Re: [HTML5] 2.8 Character encodings from Dr. Olaf Hoffmann on 2009-07-31 (public-html-comments@w3.org from July 2009)

From: Dr. Olaf Hoffmann <Dr.O.Hoffmann@gmx.de>
Date: Fri, 31 Jul 2009 12:53:27 +0200
To: public-html-comments@w3.org
Message-Id: <200907311253.27745.Dr.O.Hoffmann@gmx.de>

Hello,

within the last ten or more years I have already a lot
of experience especially with german authors (they 
typically want to use Umlaute and the ß-ligature and
sometimes the Euro-sign) and their problems.
Every month I have to explain again, how to 
distinguish between UTF-8 and ISO-8859-1(5) and
that ISO-8859-1 has no BOM - respectively that
this is displayed as visible characters in some
browser versions etc.
One has to explain, that the indication of the
server (stupid or correct) is more relevant than
indications within the document and how to
get it correct with PHP or with the .htaccess file
of the Apache web-server and that one cannot
change the encoding within one document.

And of course, I still have in mind the behaviour
of the browsers I used years ago, when the
Euro was introduced in europe and some authors
tried to use the Euro-sign without masking
within ISO-8859-1. There was a clear indication,
that this does not work in these legacy browsers,
therefore it is not true, that the interpretation
of 'ISO-8859-1' as 'Windows-1252' is compatible
with older browsers - they/some had no bug and 
indicated the not representable character for
example with a question mark, a box etc.
And indeed, it was simple to explain, that the
author either has to use another encoding or
has to mask the character to fix his/her bug.
This simple approach is maybe corrupted
now with bugs in current versions of browsers.


'HTML5' seems to introduce a new rule how to
identify the encoding. The encoding problem 
is obviously already hardly understandable
for many authors.
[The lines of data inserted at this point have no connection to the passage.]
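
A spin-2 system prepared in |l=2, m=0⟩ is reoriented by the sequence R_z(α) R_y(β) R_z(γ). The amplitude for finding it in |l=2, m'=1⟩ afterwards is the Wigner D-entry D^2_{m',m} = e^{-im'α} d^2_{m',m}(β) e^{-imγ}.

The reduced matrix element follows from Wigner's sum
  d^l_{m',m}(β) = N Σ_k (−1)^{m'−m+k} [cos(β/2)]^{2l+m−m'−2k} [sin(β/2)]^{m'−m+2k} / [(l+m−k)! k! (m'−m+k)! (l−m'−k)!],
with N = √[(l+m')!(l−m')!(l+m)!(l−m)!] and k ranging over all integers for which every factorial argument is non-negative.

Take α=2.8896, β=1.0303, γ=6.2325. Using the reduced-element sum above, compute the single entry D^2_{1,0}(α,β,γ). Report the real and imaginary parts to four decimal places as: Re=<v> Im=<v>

D^2_{1,0}(2.8896,1.0303,6.2325) = e^{-i·1·2.8896}·d^2_{1,0}(1.0303)·e^{-i·0·6.2325}. Compute d first:
c=cos(1.0303/2)=0.870219, s=sin(1.0303/2)=0.492665; N=√[6·1·2·2]=4.898979
k∈{0,1} keeps every argument non-negative
  k=0: (−1)^1·4.8990/(2)·0.8702^3·0.4927^1 = -0.795267
  k=1: (−1)^2·4.8990/(2)·0.8702^1·0.4927^3 = +0.254894
d^2_{1,0}(1.0303) = -0.795267 +0.254894 = -0.540373
D = (-0.968418-0.249334i)·(-0.540373)·(+1.000000+0.000000i) = +0.523307+0.134733i

Re=0.5233 Im=0.1347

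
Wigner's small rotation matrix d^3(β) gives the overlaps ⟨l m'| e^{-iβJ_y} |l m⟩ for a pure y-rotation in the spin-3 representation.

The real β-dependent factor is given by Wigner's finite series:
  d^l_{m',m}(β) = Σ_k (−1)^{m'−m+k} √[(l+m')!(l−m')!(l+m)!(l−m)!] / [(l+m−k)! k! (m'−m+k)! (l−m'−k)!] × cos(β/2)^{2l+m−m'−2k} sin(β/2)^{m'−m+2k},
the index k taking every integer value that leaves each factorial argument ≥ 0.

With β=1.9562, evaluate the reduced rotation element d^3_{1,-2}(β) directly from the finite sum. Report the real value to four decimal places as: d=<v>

d^3_{1,-2}(β=1.9562) via Wigner's sum:
Half-angle: c=0.558599, s=0.829438. N=√(24·2·1·120)=75.894664
Admissible k: 0..1 (factorial args all ≥0)
  k=0: (−1)^3·75.8947/(12)·0.5586^3·0.8294^3 = -0.629046
  k=1: (−1)^4·75.8947/(24)·0.5586^1·0.8294^5 = +0.693456
d^3_{1,-2}(1.9562) = -0.629046 +0.693456 = +0.064410

d=0.0644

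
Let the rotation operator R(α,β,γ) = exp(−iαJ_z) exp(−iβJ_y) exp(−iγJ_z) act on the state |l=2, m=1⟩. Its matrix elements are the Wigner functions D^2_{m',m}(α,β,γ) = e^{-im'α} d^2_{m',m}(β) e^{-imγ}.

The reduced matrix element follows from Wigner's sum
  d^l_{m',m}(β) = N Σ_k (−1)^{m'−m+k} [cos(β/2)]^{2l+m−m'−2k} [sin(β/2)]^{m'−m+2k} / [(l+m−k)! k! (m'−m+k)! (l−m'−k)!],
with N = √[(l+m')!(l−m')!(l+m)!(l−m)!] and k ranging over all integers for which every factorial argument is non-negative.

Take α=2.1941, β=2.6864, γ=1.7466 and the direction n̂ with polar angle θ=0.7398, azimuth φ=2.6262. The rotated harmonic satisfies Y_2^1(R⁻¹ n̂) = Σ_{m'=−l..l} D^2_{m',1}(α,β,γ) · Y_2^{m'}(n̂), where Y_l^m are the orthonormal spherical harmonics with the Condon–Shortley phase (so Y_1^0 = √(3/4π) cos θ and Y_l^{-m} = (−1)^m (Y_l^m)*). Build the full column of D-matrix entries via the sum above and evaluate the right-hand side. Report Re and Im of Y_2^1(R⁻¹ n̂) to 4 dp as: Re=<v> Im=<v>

Re=0.1313 Im=0.2472

Need the full column D^2_{m',1} for m'=−2..2 at α=2.1941, β=2.6864, γ=1.7466.
cos(β/2)=0.225636, sin(β/2)=0.974212
d^2_{-2,1}: single k=3 term ⇒ +0.417253;  D = -0.366175+0.200039i
d^2_{-1,1}: k∈[2..3] ⇒ +0.144959 -0.900768 = -0.755809;  D = -0.681386-0.327048i
d^2_{0,1}: k∈[1..2] ⇒ +0.027413 -0.511028 = -0.483615;  D = +0.084584+0.476161i
d^2_{1,1}: k∈[0..1] ⇒ +0.002592 -0.144959 = -0.142367;  D = +0.099279-0.102040i
d^2_{2,1}: single k=0 term ⇒ -0.022383;  D = -0.022137-0.003309i
Y_2^{m'}(θ=0.7398,φ=2.6262) and Σ D·Y over m':
  (-0.3662+0.2000i)·(+0.0903+0.1506i)  (-0.6814-0.3270i)·(-0.3347-0.1896i)  (+0.0846+0.4762i)·(+0.2008+0.0000i)  (+0.0993-0.1020i)·(+0.3347-0.1896i)  (-0.0221-0.0033i)·(+0.0903-0.1506i)
Y_2^1(R⁻¹ n̂) = +0.131253+0.247233i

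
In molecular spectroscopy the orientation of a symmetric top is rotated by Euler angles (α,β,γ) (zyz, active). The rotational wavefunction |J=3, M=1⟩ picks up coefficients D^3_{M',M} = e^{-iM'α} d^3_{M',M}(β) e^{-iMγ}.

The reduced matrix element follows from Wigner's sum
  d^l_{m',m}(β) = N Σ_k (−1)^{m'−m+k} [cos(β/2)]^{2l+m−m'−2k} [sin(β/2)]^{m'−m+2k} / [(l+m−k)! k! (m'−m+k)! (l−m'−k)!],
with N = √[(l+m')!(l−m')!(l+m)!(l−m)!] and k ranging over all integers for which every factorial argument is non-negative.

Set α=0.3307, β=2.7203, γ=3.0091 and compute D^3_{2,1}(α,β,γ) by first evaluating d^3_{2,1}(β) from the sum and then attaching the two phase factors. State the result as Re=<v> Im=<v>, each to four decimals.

Re=-0.0456 Im=0.0267

Split into d^3_{2,1}(β=2.7203) × two z-phases.
Half-angle: c=0.209092, s=0.977896. N=√(120·1·24·2)=75.894664
k∈{0,1} keeps every argument non-negative
  k=0: (−1)^1·75.8947/(24)·0.2091^5·0.9779^1 = -0.001236
  k=1: (−1)^2·75.8947/(12)·0.2091^3·0.9779^3 = +0.054065
d^3_{2,1}(2.7203) = -0.001236 +0.054065 = +0.052830
Phases: e^{-i·(2)·0.3307}=+0.789133-0.614222i, e^{-i·(1)·3.0091}=-0.991236-0.132105i ⇒ D=-0.045611+0.026657i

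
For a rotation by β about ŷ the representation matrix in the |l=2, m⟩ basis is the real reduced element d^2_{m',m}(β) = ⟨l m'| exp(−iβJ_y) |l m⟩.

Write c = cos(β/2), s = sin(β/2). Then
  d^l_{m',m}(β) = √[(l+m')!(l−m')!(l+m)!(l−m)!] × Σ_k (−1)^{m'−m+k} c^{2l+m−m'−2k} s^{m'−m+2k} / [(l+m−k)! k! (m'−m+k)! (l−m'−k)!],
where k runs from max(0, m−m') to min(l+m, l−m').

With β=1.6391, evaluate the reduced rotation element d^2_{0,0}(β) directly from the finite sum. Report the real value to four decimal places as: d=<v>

d^2_{0,0}(β=1.6391) via Wigner's sum:
Half-angle: c=0.682550, s=0.730839. N=√(2·2·2·2)=4.000000
Admissible k: 0..2 (factorial args all ≥0)
  k=0: (−1)^0·4.0000/(4)·0.6826^4·0.7308^0 = +0.217039
  k=1: (−1)^1·4.0000/(1)·0.6826^2·0.7308^2 = -0.995342
  k=2: (−1)^2·4.0000/(4)·0.6826^0·0.7308^4 = +0.285290
d^2_{0,0}(1.6391) = +0.217039 -0.995342 +0.285290 = -0.493013

d=-0.4930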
Suddenly this new rule with
some opaque method to identify 'HTML5' 
documents complicates the situation even more
and makes it much harder to explain, what to
do to get a well defined document or script
output and how to fix bugs.

Therefore the main questions remain open up to
here:

1. How to indicate the 'ISO-8859-1' encoding
within an 'HTML5' document and not
'Windows-1252', if an author wants to specify
'ISO-8859-1' and nothing else?

2. How does a proper viewer/browser identify, 
that a document is 'HTML5' and that this
specific rule has to be applied, if 'ISO-8859-1'
is indicated.

3. At which point the encoding information
switches from the information given by the
server or the XML processing instruction
to the specific rule of 'HTML5' to interprete
the string  'ISO-8859-1' as indication for
'Windows-1252'?

Indeed, up to here, this is all about encoding
information, not how a document is decoded
by the viewer (buggy or not).


Olaf

Received on Friday, 31 July 2009 11:16:52 UTC